Biodiesel burns much cleaner than petroleum diesel

Bus powered by biodiesel

Biodiesal Powered Bus

Source: National Renewable Energy Laboratory (public domain)

Biodiesel is nontoxic and biodegradable. Compared to petroleum diesel fuel, which is refined from crude oil, biodiesel combustion produces fewer air pollutants such as particulates, carbon monoxide, sulfur dioxide, hydrocarbons, and air toxics. Nitrogen oxide emissions from burning a gallon of biodiesel may be slightly higher than emissions from burning a gallon of petroleum diesel.

Biodiesel use may reduce greenhouse gas emissions

The U.S. government considers biodiesel to be carbon-neutral because the plants that are sources of the feedstocks for making biodiesel, such as soybeans and palm oil trees, absorb carbon dioxide (CO2) as they grow. The absorption of CO2 by these plants offsets the CO2 that forms while making and burning biodiesel. Most of the biodiesel produced in the United States is made from soybean oil.

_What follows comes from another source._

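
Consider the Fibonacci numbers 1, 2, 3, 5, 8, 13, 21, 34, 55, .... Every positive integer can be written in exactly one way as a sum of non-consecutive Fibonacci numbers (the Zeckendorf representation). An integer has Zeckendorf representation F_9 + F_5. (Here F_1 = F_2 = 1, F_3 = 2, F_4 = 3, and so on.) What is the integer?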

Some biodiesel is also produced from used oils or fats, including recycled restaurant grease.

In some parts of the world, large areas of natural vegetation and forests have been cleared and burned to grow soybeans and palm oil trees to make biodiesel. The negative environmental impacts of this land clearing and burning may be greater than any potential benefits of using biodiesel produced from soybeans and palm oil trees.